Twenty-five members of Congress have signed on to an amicus brief in support of a battle by the Massachusetts tribe that welcomed the Pilgrims to prevent the Trump administration from effectively disinheriting it and dashing its long-stalled plans for a casino.
The fight moved to federal court in March when the Mashpee Wampanoags asked for an emergency injunction and temporary restraining order from U.S. District Judge Paul Friedman of the District of Columbia. This was after the Wampanoags were informed by the Bureau of Indian Affairs in 2018 that the Department of the Interior had ordered the bureau to rescind the status of their 321-acre reservation as land held in trust for the tribe by the federal government.
Only once since 1953 has the government reversed a tribe’s reservation status, and why the Interior Department is targeting the Wampanoags is unclear.
What is known is that the pro-Indian culture that prevailed at the department under the Obama administration has been under concerted attack since the Trump administration took office in January 2017, a reality that prompted the U.S. House of Representatives earlier this year to pass a resolution specifically preserving the Wampanoags’ trust status. The measure is now in the Senate, which has yet to act on it.

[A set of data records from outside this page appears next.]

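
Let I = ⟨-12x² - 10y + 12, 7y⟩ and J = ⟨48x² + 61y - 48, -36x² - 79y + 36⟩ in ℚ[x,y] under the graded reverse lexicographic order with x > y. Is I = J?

For a fixed monomial order, each ideal has a unique reduced Gröbner basis; comparing bases decides equality.
Buchberger on the first generating set:
f_1 = -12x² - 10y + 12, LT = x².
f_2 = 7y, LT = y.

The S-polynomials (S(f_1,f_2)) all reduce to 0 modulo the current basis, so we have a Gröbner basis.
Inter-reduce: drop elements whose leading term is divisible by another's, tail-reduce, and make monic.
Reduced Gröbner basis: {x² - 1, y}.

Buchberger on the second generating set:
h_1 = 48x² + 61y - 48, LT = x².
h_2 = -36x² - 79y + 36, LT = x².

S(h_1,h_2): lcm = x². S = -133/144y.
  reduce S modulo (h_1, h_2):
  remainder -133/144y ≠ 0; add k_3 = -133/144y to the basis.

The other S-polynomials (S(h_1,k_3), S(h_2,k_3)) all reduce to 0 modulo the current basis, so we have a Gröbner basis.
Inter-reduce: drop elements whose leading term is divisible by another's, tail-reduce, and make monic.
Reduced Gröbner basis: {x² - 1, y}.

The two bases agree; hence the ideals are identical.

Yes, the ideals are equal.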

The administration’s case for disinheriting the tribe appears to rest with a 2009 U.S. Supreme Court ruling in a similar land dispute, Carcieri v. Salazar, that pitted the state of Rhode Island against the Narragansett Tribe’s plans to build a casino. The court found for the state, ruling that federal recognition belonged only to those tribes named in the Indian Reorganization Act of 1934. Theoretically, this invalidates land in trust agreements with tribes like the Narragansetts that were recognized after that time. The Narragansetts still have no casino.

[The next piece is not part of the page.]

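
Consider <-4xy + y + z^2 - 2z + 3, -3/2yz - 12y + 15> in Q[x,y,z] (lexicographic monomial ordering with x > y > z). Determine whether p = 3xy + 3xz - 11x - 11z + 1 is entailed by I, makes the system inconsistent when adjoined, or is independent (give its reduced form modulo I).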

The Wampanoags won federal recognition in 2007 and on that basis secured an agreement with the city of Taunton in southeastern Massachusetts for an expansive casino on its newly awarded trust land. The project, however, was hit with court challenges from residents who opposed it, and it stalled after affiliates of Malaysia’s Genting Group withdrew financial backing.
Yet it doesn’t appear all that far from the heart of the Wampanoags’ current troubles.
Donald Trump was a vehement opponent of Indian gaming when he owned casinos in Atlantic City, and the Wampanoag project was opposed by Trump allies who wanted to build a casino in Rhode Island. The Obama administration approved the Taunton plan, but its opponents would go on to win a ruling in the First U.S. Circuit of Appeals striking it down on the grounds the Wampanoags didn’t met the federal recognition standard set by the Supreme Court in Carcieri.
The victors in that case are also intervenors in the current land in trust case, a fact the government has withheld to Friedman’s displeasure. The judge also blasted a March 5 memo issued by the Interior department which ostensibly provides guidance for withdrawing the tribe’s trust status, calling it one of the worst written documents he has read, with grammar and spelling errors throughout.
“And you can tell your client that. It’s a joke,” the judge told the government’s lawyers. “I don’t know how anyone could take that as guidance because it’s incomprehensible and so convoluted that it couldn’t guide any lawyer in the field. And it took three lawyers from Interior to write that𑁋thing.”
The casino issue aside, what’s at stake for the Wampanoags now is the survival of their right to self-determination if their lawyers don’t prevail in their arguments that the tribe should not be governed by the administration’s determination to interpret Carcieri in much stricter terms than the Obama administration did.
“This rush to take the land out of trust when there isn’t even a procedure to do so, it doesn’t make sense,” said Tami Lyn Azorsky, an attorney representing the tribe.
The tribe is facing not only the loss of its land. There are concerns about who will oversee health and human services for its members if it loses recognition, how zoning for members’ housing will be affected, and what happens to the tribe’s tax benefits.
It’s a question Friedman has raised with attorneys for both sides: “What happens to a tribe that has a reservation or has a physical or geographical presence that is not in trust or no longer in trust?”
Interior’s lawyers responded by saying the tribe would still be eligible for some government benefits without providing any details.
Signees to the amicus brief include Massachusetts’ two U.S. senators, Elizabeth Warren and Edward J. Markey, both Democrats, and 23 members of the House of Representatives, including three Native Americans, Sharice Davids, a Kansas Democrat, Democrat Deb Haarland of New Mexico and Republican Tom Cole of Oklahoma. The one other Native American in Congress, Republican Rep. Markwayne Mullin of Oklahoma, did not sign.
The brief contends the administration is infringing on the powers of Congress by attempting to exert unlawful authority over Indian tribes.
“When it comes to Indian lands, congressional power is at its apex, and the Executive Branch is forbidden to disturb tribal lands unless Congress has directed or permitted it in clear and unambiguous terms,” it says.
The government argues that Friedman has no jurisdiction in the matter and must defer to the Interior Department.